I have a problem that I don't believe most guys have experience. I am severely traumatize by women. I have major post traumatic stress when I know that someone is interested in me. I have never been in a relationship because I can't get one to start and it always my fault. I been rejected twice in my life and I have rejected myself more times then I can count. I have been approach by several women including a girl I had a crush on for years and when she finally approach me i couldn't even tell her how I felt about her despite her telling me that she notices me before and was constantly flirting with me. She is the most beautiful college girl I have ever met, and the fact that she is attracted to me seem unreal. Needless to say I never saw her again after that night. It is the most painful thing I have ever experience as depression took over and I nearly failed college. Now I know what it like to be my own worst enemy. She never even knew how I felt about her.The few minutes I had with her felt like I was in a dream.

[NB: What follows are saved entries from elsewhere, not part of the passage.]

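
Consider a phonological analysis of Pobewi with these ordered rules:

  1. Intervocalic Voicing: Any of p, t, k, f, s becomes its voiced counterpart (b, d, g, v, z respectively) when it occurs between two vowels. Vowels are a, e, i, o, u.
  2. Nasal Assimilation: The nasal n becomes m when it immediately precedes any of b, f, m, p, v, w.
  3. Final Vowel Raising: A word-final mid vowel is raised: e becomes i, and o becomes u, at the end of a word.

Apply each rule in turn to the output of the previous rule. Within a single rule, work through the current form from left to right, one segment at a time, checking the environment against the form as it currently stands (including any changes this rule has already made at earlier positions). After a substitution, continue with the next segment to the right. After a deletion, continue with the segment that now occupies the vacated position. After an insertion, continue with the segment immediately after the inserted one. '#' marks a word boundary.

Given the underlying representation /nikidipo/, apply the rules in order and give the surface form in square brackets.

[nigidibu]

1 Intervocalic Voicing: [nikidipo] → [nigidibo]
2 Nasal Assimilation: no change — [nigidibo]
3 Final Vowel Raising: [nigidibo] → [nigidibu]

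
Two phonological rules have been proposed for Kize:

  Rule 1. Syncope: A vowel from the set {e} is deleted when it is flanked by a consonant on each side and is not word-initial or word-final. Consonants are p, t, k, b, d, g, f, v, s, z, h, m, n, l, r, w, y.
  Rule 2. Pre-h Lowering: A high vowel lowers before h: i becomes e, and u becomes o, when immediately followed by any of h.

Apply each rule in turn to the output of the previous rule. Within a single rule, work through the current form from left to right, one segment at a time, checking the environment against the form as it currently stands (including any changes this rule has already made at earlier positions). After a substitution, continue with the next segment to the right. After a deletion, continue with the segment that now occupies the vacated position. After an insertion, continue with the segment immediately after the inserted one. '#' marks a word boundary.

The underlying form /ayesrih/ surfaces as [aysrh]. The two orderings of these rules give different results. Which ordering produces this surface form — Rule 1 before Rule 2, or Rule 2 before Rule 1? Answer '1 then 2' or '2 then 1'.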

She wasn't the first girl to approach me, and she soon wouldn't be the last, but every time I got close to another girl, a wall would soon form. I am bless to know that women are attracted to me and some would approach me yet it seem silly that I can't be with someone. It like I got everything handed on a platter and still wouldn't take it. Some of my reaction is really not human. For example, when I get approach by a girl who I am attracted to, my guts response is I say hi and then excuse myself. Other times when I get a signal, smile, wink, I too also excuse myself. And lastly when a girl try to get close to me, I couldn't even look at her in the eye and say hi.
All these things happen in college which was a year ago, and since then I have probably fallen off the straight and narrow path more often than not. I don't know what to do at this point anymore. I'm just incapable of love I guess.